La confiance que voue le président à M. Squarcini - autrefois catalogué proche de Charles Pasqua - est née en 2002, à l’arrivée de Nicolas Sarkozy au ministère de l’intérieur. "Bernard
Squarcini a attiré l’attention du ministre au cours de ses voyages en
Corse, par sa formidable connaissance de la région et la finesse de ses
analyses,explique Claude Guéant, secrétaire général de l’Elysée, à l’époque directeur du cabinet. C’est lui, ensuite, qui a permis avec le RAID de trouver le petit fil jusqu’à Yvan Colonna."

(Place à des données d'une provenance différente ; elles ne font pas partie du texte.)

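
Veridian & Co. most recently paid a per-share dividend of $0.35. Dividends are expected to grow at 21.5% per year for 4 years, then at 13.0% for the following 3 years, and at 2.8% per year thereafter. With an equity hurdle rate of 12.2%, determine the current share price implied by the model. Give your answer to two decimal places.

$8.56

Three-stage DDM. Project D₁…D_7; terminal Gordon value at t=7 with g = 0.028; discount at r = 0.122.
D_1 = 0.4253
D_2 = 0.5167
D_3 = 0.6278
D_4 = 0.7627
D_5 = 0.8619
D_6 = 0.9739
D_7 = 1.1005
TV_7 = 1.1314/(0.122−0.028) = 12.0358
P₀ = Σ Dₜ/(1+r)ᵗ + TV_7/(1+r)^7 = 8.5565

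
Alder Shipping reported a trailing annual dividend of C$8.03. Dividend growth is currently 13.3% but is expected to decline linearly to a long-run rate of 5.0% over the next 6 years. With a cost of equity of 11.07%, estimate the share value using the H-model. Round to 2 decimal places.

H-model: P₀ = D₀[(1+g_L) + H(g_S−g_L)]/(r−g_L), with H = 6/2 = 3.
P₀ = 8.03 × [(1+0.05) + 3×(0.133−0.05)] / (0.1107−0.05)
   = 8.03 × 1.2990 / 0.0607 = 171.8446

C$171.84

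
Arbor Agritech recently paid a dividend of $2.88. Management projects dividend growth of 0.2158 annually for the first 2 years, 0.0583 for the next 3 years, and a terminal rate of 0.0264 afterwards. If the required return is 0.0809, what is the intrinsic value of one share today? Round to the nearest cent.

$81.77

Three-stage DDM. Project D₁…D_5; terminal Gordon value at t=5 with g = 0.0264; discount at r = 0.0809.
D_1 = 3.5015
D_2 = 4.2571
D_3 = 4.5053
D_4 = 4.7680
D_5 = 5.0460
TV_5 = 5.1792/(0.0809−0.0264) = 95.0306
P₀ = Σ Dₜ/(1+r)ᵗ + TV_5/(1+r)^5 = 81.7710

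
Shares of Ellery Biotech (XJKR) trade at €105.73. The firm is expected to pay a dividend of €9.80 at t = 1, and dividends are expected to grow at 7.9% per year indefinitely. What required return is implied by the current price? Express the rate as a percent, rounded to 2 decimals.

Rearranging the constant-growth DDM: r = D₁/P₀ + g.
r = 9.8000 / 105.73 + 0.079 = 0.09269 + 0.079 = 0.17169

17.17%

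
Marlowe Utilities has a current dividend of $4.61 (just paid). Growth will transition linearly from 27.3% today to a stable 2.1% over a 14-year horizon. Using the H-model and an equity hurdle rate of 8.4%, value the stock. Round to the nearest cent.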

Une chose est imparable dans cette manière décomplexée dont Nicolas Sarkozy place ses hommes et ses femmes de confiance au sommet de la police : leurs qualités professionnelles, reconnues même par leurs pourfendeurs. Cela n’évite pas les soupçons de népotisme, mais en calme l’ardeur. Frédéric Péchenard, directeur général de la police ; Martine Monteil, patronne de la police judiciaire (PJ) ; et maintenant lui, l’ancien numéro 2 des renseignements généraux (RG), chargé de mener à bien le chantier historique de la fusion entre la DST et les RG.
Prenez les noms au passage..... Noms utiles et pas facile à déplacer comme ça pour un futur gouvernement d’opposition. Ce sont des fonctionnaires avec leur statut.